Akerblom Axel, Eriksson Niclas, Wallentin Lars, Siegbahn Agneta, Barratt Bryan J, Becker Richard C, Budaj Andrzej, Himmelmann Anders, Husted Steen, Storey Robert F, Johansson Asa, James Stefan K
Uppsala Clinical Research Center, Uppsala University, Uppsala, Sweden; Department of Medical Sciences, Cardiology, Uppsala University, Uppsala, Sweden.
Uppsala Clinical Research Center, Uppsala University, Uppsala, Sweden.
Am Heart J. 2014 Jul;168(1):96-102.e2. doi: 10.1016/j.ahj.2014.03.010. Epub 2014 Apr 4.
Elevated cystatin C concentration is an independent risk factor for cardiovascular (CV) events in patients with acute coronary syndromes. Genetic polymorphisms in CST3 influence cystatin C levels, but their relationship to outcomes is unclear.
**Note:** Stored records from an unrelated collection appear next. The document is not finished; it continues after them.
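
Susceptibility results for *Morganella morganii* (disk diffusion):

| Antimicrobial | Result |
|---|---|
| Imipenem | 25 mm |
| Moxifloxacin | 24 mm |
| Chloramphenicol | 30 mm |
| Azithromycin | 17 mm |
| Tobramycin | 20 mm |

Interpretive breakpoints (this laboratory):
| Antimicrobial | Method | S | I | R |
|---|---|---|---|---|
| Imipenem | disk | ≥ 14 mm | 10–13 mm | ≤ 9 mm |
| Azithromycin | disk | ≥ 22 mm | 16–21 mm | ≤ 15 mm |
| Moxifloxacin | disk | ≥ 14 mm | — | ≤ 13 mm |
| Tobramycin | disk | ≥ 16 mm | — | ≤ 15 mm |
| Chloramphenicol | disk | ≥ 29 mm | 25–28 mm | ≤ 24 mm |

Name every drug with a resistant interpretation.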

We measured cystatin C concentrations in plasma, obtained within 24 hours of admission, in 16,279 acute coronary syndrome patients from the PLATO trial. In 9,978 patients, we performed a genome-wide association study with up to 2.5 million single nucleotide polymorphisms. Single nucleotide polymorphisms affecting cystatin C levels were evaluated in relation to the first occurrence of myocardial infarction (MI) or CV death within 1 year using Cox regression analysis.
Several single nucleotide polymorphisms were associated with cystatin C levels, most significantly rs6048952 (P = 7.82 × 10(-16)) adjacent to CST3. Median cystatin C concentrations per genotype were 0.85 mg/L (A/A), 0.80 mg/L (A/G), and 0.73 mg/L (G/G). Modeled as additive, the allelic effect, multivariable adjusted, was -0.045 mg/L per G allele for rs6048952. The multivariable adjusted c-statistic regarding the combined end point (CV death or MI) was 0.6735. Adding cystatin C or genotype-adjusted cystatin C levels resulted in c-statistics of 0.6761 and 0.6758, respectively. The multivariable adjusted hazard ratios per G allele at rs6048952 in the entire population were 0.94 (95% CI 0.83-1.06) for CV death or MI and 0.88 (95% CI 0.71-1.08) for CV death.
Genetic polymorphisms affect cystatin C concentrations independently of kidney function. However, the polymorphisms were not observed to be associated with outcome, nor did they improve risk prediction or discriminative models.
在急性冠状动脉综合征患者中,胱抑素C浓度升高是心血管(CV)事件的独立危险因素。CST3基因多态性影响胱抑素C水平,但其与预后的关系尚不清楚。
我们在PLATO试验的16279例急性冠状动脉综合征患者入院24小时内测定了血浆中的胱抑素C浓度。在9978例患者中,我们进行了一项涵盖多达250万个单核苷酸多态性的全基因组关联研究。使用Cox回归分析评估影响胱抑素C水平的单核苷酸多态性与1年内首次发生心肌梗死(MI)或CV死亡的关系。
有几个单核苷酸多态性与胱抑素C水平相关,其中最显著的是rs6048952(P = 7.82×10⁻¹⁶),位于CST3附近。每种基因型的胱抑素C浓度中位数分别为0.85mg/L(A/A)、0.80mg/L(A/G)和0.73mg/L(G/G)。以加性模型计算,rs6048952的每G等位基因多变量调整后的等位基因效应为-0.045mg/L。关于联合终点(CV死亡或MI)的多变量调整c统计量为0.6735。加入胱抑素C或基因型调整后的胱抑素C水平后,c统计量分别为0.6761和0.6758。在整个人群中,rs6048952处每G等位基因的多变量调整风险比对于CV死亡或MI为0.94(95%CI 0.83-1.06),对于CV死亡为0.88(95%CI 0.71-1.08)。
基因多态性独立于肾功能影响胱抑素C浓度。然而,未观察到这些多态性与预后相关,它们也未改善风险预测或鉴别模型。